= Huautla, Morelos =

Town in Morelos, Mexico

Huautla is a small town in the Mexican state of Morelos, in the municipality of Tlaquiltenango. Revolutionary General Gildardo Magaña Cerda (1891-1939) was proclaimed successor of Emiliano Zapata to the leadership of the Liberation Army of the South near this town on 1919-09-04.

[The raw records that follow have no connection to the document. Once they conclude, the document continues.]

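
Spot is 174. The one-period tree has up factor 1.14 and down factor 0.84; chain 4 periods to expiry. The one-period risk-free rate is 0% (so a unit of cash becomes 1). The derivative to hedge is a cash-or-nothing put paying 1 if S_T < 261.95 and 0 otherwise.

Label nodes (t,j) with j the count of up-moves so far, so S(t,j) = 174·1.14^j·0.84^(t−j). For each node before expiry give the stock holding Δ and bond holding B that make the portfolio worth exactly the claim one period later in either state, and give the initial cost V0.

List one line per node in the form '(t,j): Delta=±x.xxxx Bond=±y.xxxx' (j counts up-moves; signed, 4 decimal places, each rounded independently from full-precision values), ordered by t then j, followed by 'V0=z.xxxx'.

Under the risk-neutral measure, an up-move has probability p* = (R−d)/(u−d) = 0.5333 and values discount at R = 1.
Terminal payoffs: V(4,0)=1.0000, V(4,1)=1.0000, V(4,2)=1.0000, V(4,3)=1.0000, V(4,4)=0.0000
  t=3,j=0: stock 103.1305 → up 117.5688 (V=1.0000), down 86.6296 (V=1.0000). Price 1.0000; hedge Δ=0.0000, bond B=1.0000.
  t=3,j=1: stock 139.9628 → up 159.5576 (V=1.0000), down 117.5688 (V=1.0000). Price 1.0000; hedge Δ=0.0000, bond B=1.0000.
  t=3,j=2: stock 189.9495 → up 216.5425 (V=1.0000), down 159.5576 (V=1.0000). Price 1.0000; hedge Δ=0.0000, bond B=1.0000.
  t=3,j=3: stock 257.7887 → up 293.8791 (V=0.0000), down 216.5425 (V=1.0000). Price 0.4667; hedge Δ=-0.0129, bond B=3.8000.
  t=2,j=0: stock 122.7744 → up 139.9628 (V=1.0000), down 103.1305 (V=1.0000). Price 1.0000; hedge Δ=0.0000, bond B=1.0000.
  t=2,j=1: stock 166.6224 → up 189.9495 (V=1.0000), down 139.9628 (V=1.0000). Price 1.0000; hedge Δ=0.0000, bond B=1.0000.
  t=2,j=2: stock 226.1304 → up 257.7887 (V=0.4667), down 189.9495 (V=1.0000). Price 0.7156; hedge Δ=-0.0079, bond B=2.4933.
  t=1,j=0: stock 146.1600 → up 166.6224 (V=1.0000), down 122.7744 (V=1.0000). Price 1.0000; hedge Δ=0.0000, bond B=1.0000.
  t=1,j=1: stock 198.3600 → up 226.1304 (V=0.7156), down 166.6224 (V=1.0000). Price 0.8483; hedge Δ=-0.0048, bond B=1.7964.
  t=0,j=0: stock 174.0000 → up 198.3600 (V=0.8483), down 146.1600 (V=1.0000). Price 0.9191; hedge Δ=-0.0029, bond B=1.4248.
Root portfolio cost Δ·174+B reproduces V0=0.9191.

(0,0): Delta=-0.0029 Bond=1.4248
(1,0): Delta=0.0000 Bond=1.0000
(1,1): Delta=-0.0048 Bond=1.7964
(2,0): Delta=0.0000 Bond=1.0000
(2,1): Delta=0.0000 Bond=1.0000
(2,2): Delta=-0.0079 Bond=2.4933
(3,0): Delta=0.0000 Bond=1.0000
(3,1): Delta=0.0000 Bond=1.0000
(3,2): Delta=0.0000 Bond=1.0000
(3,3): Delta=-0.0129 Bond=3.8000
V0=0.9191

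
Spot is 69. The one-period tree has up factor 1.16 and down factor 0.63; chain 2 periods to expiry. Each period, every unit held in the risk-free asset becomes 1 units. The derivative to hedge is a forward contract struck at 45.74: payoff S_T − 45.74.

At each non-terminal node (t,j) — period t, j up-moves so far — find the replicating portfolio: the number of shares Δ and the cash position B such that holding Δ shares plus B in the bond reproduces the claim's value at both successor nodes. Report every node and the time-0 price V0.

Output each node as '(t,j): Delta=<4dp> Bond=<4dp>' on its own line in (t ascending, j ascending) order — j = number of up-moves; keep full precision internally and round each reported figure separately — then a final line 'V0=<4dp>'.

(0,0): Delta=1.0000 Bond=-45.7400
(1,0): Delta=1.0000 Bond=-45.7400
(1,1): Delta=1.0000 Bond=-45.7400
V0=23.2600

Since d<R<u, set p* = (R−d)/(u−d) = 0.6981; price each node as the discounted p*-expectation of its children.
At expiry t=2: V(2,0)=-18.3539, V(2,1)=4.6852, V(2,2)=47.1064
Node (1,0) S=43.4700: V=(p*·4.6852+(1−p*)·-18.3539)/1=-2.2700; Δ=(4.6852−-18.3539)/(50.4252−27.3861)=1.0000; B=V−Δ·S=-45.7400
Node (1,1) S=80.0400: V=(p*·47.1064+(1−p*)·4.6852)/1=34.3000; Δ=(47.1064−4.6852)/(92.8464−50.4252)=1.0000; B=V−Δ·S=-45.7400
Node (0,0) S=69.0000: V=(p*·34.3000+(1−p*)·-2.2700)/1=23.2600; Δ=(34.3000−-2.2700)/(80.0400−43.4700)=1.0000; B=V−Δ·S=-45.7400
Root portfolio cost Δ·69+B reproduces V0=23.2600.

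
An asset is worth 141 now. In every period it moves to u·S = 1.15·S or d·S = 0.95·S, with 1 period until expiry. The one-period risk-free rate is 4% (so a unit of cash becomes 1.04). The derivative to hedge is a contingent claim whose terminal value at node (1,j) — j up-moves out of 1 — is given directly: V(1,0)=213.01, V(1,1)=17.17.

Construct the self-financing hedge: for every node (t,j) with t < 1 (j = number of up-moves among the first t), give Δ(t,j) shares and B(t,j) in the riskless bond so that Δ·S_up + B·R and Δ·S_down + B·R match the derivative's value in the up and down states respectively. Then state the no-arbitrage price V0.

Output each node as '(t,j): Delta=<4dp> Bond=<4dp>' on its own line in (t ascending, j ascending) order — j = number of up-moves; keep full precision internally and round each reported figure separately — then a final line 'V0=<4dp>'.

(0,0): Delta=-6.9447 Bond=1099.2788
V0=120.0788

No-arbitrage ⇒ martingale measure with p* = (R−d)/(u−d) = 0.4500.
Terminal values V(1,·): V(1,0)=213.0100, V(1,1)=17.1700
  t=0,j=0: stock 141.0000 → up 162.1500 (V=17.1700), down 133.9500 (V=213.0100). Price 120.0788; hedge Δ=-6.9447, bond B=1099.2788.
The time-0 hedge costs 120.0788, which is the no-arbitrage price.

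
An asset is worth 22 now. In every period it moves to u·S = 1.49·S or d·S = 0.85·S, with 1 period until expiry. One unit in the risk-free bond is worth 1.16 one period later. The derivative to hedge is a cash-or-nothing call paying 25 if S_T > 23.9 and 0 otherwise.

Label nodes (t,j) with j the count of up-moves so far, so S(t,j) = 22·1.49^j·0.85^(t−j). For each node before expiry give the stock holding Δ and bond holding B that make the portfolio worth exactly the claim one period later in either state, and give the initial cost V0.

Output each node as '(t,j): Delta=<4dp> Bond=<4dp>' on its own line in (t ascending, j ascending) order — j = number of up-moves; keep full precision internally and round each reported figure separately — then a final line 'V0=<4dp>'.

(0,0): Delta=1.7756 Bond=-28.6234
V0=10.4391

Risk-neutral probability p* = (R−d)/(u−d) = (1.16−0.85)/(1.49−0.85) = 0.4844.
At expiry t=1: V(1,0)=0.0000, V(1,1)=25.0000
Node (0,0) S=22.0000: V=(p*·25.0000+(1−p*)·0.0000)/1.16=10.4391; Δ=(25.0000−0.0000)/(32.7800−18.7000)=1.7756; B=V−Δ·S=-28.6234
The time-0 hedge costs 10.4391, which is the no-arbitrage price.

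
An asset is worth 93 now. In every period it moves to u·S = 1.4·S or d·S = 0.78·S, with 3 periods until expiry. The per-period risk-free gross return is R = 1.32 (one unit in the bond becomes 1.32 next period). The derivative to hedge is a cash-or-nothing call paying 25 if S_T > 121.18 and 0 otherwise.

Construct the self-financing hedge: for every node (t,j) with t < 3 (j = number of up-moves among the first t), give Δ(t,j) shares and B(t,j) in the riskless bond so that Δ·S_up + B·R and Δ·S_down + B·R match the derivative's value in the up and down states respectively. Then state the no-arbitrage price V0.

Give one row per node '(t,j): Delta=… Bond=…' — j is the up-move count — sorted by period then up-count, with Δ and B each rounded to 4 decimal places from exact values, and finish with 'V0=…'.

No-arbitrage ⇒ martingale measure with p* = (R−d)/(u−d) = 0.8710.
Terminal values V(3,·): V(3,0)=0.0000, V(3,1)=0.0000, V(3,2)=25.0000, V(3,3)=25.0000
(2,0): S=56.5812. Δ = (V_up−V_dn)/(S_up−S_dn) = (0.0000−0.0000)/(79.2137−44.1333) = 0.0000. V = [p*·0.0000 + (1−p*)·0.0000]/1.32 = 0.0000. B = V − Δ·S = 0.0000.
(2,1): S=101.5560. Δ = (V_up−V_dn)/(S_up−S_dn) = (25.0000−0.0000)/(142.1784−79.2137) = 0.3970. V = [p*·25.0000 + (1−p*)·0.0000]/1.32 = 16.4956. B = V − Δ·S = -23.8270.
(2,2): S=182.2800. Δ = (V_up−V_dn)/(S_up−S_dn) = (25.0000−25.0000)/(255.1920−142.1784) = 0.0000. V = [p*·25.0000 + (1−p*)·25.0000]/1.32 = 18.9394. B = V − Δ·S = 18.9394.
(1,0): S=72.5400. Δ = (V_up−V_dn)/(S_up−S_dn) = (16.4956−0.0000)/(101.5560−56.5812) = 0.3668. V = [p*·16.4956 + (1−p*)·0.0000]/1.32 = 10.8842. B = V − Δ·S = -15.7216.
(1,1): S=130.2000. Δ = (V_up−V_dn)/(S_up−S_dn) = (18.9394−16.4956)/(182.2800−101.5560) = 0.0303. V = [p*·18.9394 + (1−p*)·16.4956]/1.32 = 14.1091. B = V − Δ·S = 10.1675.
(0,0): S=93.0000. Δ = (V_up−V_dn)/(S_up−S_dn) = (14.1091−10.8842)/(130.2000−72.5400) = 0.0559. V = [p*·14.1091 + (1−p*)·10.8842]/1.32 = 10.3735. B = V − Δ·S = 5.1720.
Check: Δ(0,0)·S0 + B(0,0) = 10.3735 = V0.

(0,0): Delta=0.0559 Bond=5.1720
(1,0): Delta=0.3668 Bond=-15.7216
(1,1): Delta=0.0303 Bond=10.1675
(2,0): Delta=0.0000 Bond=0.0000
(2,1): Delta=0.3970 Bond=-23.8270
(2,2): Delta=0.0000 Bond=18.9394
V0=10.3735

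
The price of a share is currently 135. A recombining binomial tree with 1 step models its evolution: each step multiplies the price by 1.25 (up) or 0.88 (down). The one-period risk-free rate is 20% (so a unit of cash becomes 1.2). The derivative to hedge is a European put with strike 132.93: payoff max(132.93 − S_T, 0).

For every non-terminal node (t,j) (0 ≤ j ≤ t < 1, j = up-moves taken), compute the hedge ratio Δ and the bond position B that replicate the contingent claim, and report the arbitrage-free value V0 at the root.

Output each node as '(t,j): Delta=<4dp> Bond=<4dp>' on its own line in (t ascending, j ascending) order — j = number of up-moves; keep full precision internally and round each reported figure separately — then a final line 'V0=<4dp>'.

(0,0): Delta=-0.2829 Bond=39.7804
V0=1.5912

The replicating-portfolio and risk-neutral prices coincide; use p* = (1.2−0.88)/(1.25−0.88) = 0.8649 for the latter.
Terminal payoffs: V(1,0)=14.1300, V(1,1)=0.0000
Node (0,0) S=135.0000: V=(p*·0.0000+(1−p*)·14.1300)/1.2=1.5912; Δ=(0.0000−14.1300)/(168.7500−118.8000)=-0.2829; B=V−Δ·S=39.7804
The time-0 hedge costs 1.5912, which is the no-arbitrage price.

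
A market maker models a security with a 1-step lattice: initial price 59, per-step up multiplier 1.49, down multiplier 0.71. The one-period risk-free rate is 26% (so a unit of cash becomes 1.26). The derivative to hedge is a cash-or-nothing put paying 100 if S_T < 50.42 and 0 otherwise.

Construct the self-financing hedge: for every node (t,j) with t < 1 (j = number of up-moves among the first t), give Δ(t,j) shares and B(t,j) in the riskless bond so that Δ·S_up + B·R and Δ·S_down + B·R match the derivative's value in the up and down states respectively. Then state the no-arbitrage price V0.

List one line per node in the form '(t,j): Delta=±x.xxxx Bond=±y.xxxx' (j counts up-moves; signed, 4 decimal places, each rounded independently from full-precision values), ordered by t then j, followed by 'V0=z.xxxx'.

(0,0): Delta=-2.1730 Bond=151.6077
V0=23.4025

The replicating-portfolio and risk-neutral prices coincide; use p* = (1.26−0.71)/(1.49−0.71) = 0.7051 for the latter.
Terminal values V(1,·): V(1,0)=100.0000, V(1,1)=0.0000
  t=0,j=0: stock 59.0000 → up 87.9100 (V=0.0000), down 41.8900 (V=100.0000). Price 23.4025; hedge Δ=-2.1730, bond B=151.6077.
The time-0 hedge costs 23.4025, which is the no-arbitrage price.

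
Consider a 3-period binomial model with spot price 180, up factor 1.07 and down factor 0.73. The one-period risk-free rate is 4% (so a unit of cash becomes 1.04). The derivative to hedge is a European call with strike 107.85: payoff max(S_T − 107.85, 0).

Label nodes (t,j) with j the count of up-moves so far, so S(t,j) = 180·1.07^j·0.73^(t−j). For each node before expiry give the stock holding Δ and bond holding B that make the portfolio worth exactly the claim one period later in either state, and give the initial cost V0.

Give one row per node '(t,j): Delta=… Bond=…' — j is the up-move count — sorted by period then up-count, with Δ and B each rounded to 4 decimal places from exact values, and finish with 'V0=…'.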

In 2005, the population of Huautla was 852. It is located at an altitude of 970 meters ( feet) above sea level. The fertility rate in 2005 was 4.25 children/woman. 98% of the 381 dwellings had electricity, 92% had televisions, 5% had a personal computer, 3% had Internet access, 53% had a landline telephone, 3% had a cell phone, and 90% had a restroom or toilet. The postal code is 62990. There is one preschool, one elementary school (grades 1–6), one middle school (grades 7–9), one high school (grades 9–12), and one school for adult education. It is 45.6 km (28.3 miles) from the municipal seat of Tlaquiltenango.

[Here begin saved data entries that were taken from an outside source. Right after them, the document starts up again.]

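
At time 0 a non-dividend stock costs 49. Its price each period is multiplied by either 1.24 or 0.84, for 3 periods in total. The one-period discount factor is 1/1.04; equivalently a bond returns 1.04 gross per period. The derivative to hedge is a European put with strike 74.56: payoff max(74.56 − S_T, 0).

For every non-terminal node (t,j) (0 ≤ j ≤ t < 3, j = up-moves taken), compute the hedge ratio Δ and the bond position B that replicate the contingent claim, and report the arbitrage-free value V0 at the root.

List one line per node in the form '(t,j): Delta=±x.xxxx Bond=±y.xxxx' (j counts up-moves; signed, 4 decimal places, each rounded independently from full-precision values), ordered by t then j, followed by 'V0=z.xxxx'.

(0,0): Delta=-0.7775 Bond=57.4790
(1,0): Delta=-1.0000 Bond=68.9349
(1,1): Delta=-0.6268 Bond=50.6215
(2,0): Delta=-1.0000 Bond=71.6923
(2,1): Delta=-1.0000 Bond=71.6923
(2,2): Delta=-0.3740 Bond=33.6004
V0=19.3799

Risk-neutral probability p* = (R−d)/(u−d) = (1.04−0.84)/(1.24−0.84) = 0.5000.
Terminal values V(3,·): V(3,0)=45.5175, V(3,1)=31.6877, V(3,2)=11.2724, V(3,3)=0.0000
Node (2,0) S=34.5744: V=(p*·31.6877+(1−p*)·45.5175)/1.04=37.1179; Δ=(31.6877−45.5175)/(42.8723−29.0425)=-1.0000; B=V−Δ·S=71.6923
Node (2,1) S=51.0384: V=(p*·11.2724+(1−p*)·31.6877)/1.04=20.6539; Δ=(11.2724−31.6877)/(63.2876−42.8723)=-1.0000; B=V−Δ·S=71.6923
Node (2,2) S=75.3424: V=(p*·0.0000+(1−p*)·11.2724)/1.04=5.4194; Δ=(0.0000−11.2724)/(93.4246−63.2876)=-0.3740; B=V−Δ·S=33.6004
Node (1,0) S=41.1600: V=(p*·20.6539+(1−p*)·37.1179)/1.04=27.7749; Δ=(20.6539−37.1179)/(51.0384−34.5744)=-1.0000; B=V−Δ·S=68.9349
Node (1,1) S=60.7600: V=(p*·5.4194+(1−p*)·20.6539)/1.04=12.5353; Δ=(5.4194−20.6539)/(75.3424−51.0384)=-0.6268; B=V−Δ·S=50.6215
Node (0,0) S=49.0000: V=(p*·12.5353+(1−p*)·27.7749)/1.04=19.3799; Δ=(12.5353−27.7749)/(60.7600−41.1600)=-0.7775; B=V−Δ·S=57.4790
The time-0 hedge costs 19.3799, which is the no-arbitrage price.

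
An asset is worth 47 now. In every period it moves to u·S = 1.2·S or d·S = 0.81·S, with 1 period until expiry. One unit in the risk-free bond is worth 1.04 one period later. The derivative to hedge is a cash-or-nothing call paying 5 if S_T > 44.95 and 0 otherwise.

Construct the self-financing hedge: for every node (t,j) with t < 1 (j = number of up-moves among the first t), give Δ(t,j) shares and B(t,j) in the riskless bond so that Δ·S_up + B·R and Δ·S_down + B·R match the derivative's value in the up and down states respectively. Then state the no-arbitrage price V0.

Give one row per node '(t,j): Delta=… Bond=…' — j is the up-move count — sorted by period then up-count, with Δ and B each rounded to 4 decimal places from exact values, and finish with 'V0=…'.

(0,0): Delta=0.2728 Bond=-9.9852
V0=2.8353

Risk-neutral probability p* = (R−d)/(u−d) = (1.04−0.81)/(1.2−0.81) = 0.5897.
Terminal payoffs: V(1,0)=0.0000, V(1,1)=5.0000
  t=0,j=0: stock 47.0000 → up 56.4000 (V=5.0000), down 38.0700 (V=0.0000). Price 2.8353; hedge Δ=0.2728, bond B=-9.9852.
The time-0 hedge costs 2.8353, which is the no-arbitrage price.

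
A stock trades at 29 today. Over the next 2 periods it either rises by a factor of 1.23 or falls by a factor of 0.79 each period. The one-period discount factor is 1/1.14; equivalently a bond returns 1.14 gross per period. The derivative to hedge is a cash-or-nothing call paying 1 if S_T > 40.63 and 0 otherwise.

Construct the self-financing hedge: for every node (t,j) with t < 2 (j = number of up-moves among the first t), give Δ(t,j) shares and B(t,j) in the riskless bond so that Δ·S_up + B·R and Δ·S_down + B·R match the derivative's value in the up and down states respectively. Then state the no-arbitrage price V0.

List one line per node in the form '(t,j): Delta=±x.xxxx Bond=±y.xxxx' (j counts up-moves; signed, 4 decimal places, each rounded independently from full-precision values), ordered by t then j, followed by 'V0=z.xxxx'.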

The town of Huautla is near the Sierra de Huautla range, which in turn gives its name to the Sierra de Huautla Biosphere Reserve. This is the largest protected area in central Mexico, established on July 10, 1999, and declared a biosphere reserve by UNESCO in 2006. It covers 59,031 hectares (145,869 acres) in the Balsas River Basin where sustainable development is promoted through eco-tourism, camping, visits to mines, hiking, visits to caves (with prehispanic paintings), and scientific studies under the auspices of the Universidad Autónoma del Estado de Morelos. There are 85 species of fishes, 209 species of birds, 69 species of large mammals (including white-tail deer, boars, raccoons, and coyotes. There are reptiles, amphibians, and over 1,000 species of insects. Pine and oak forests dominate the area, although there are also many species of cacti.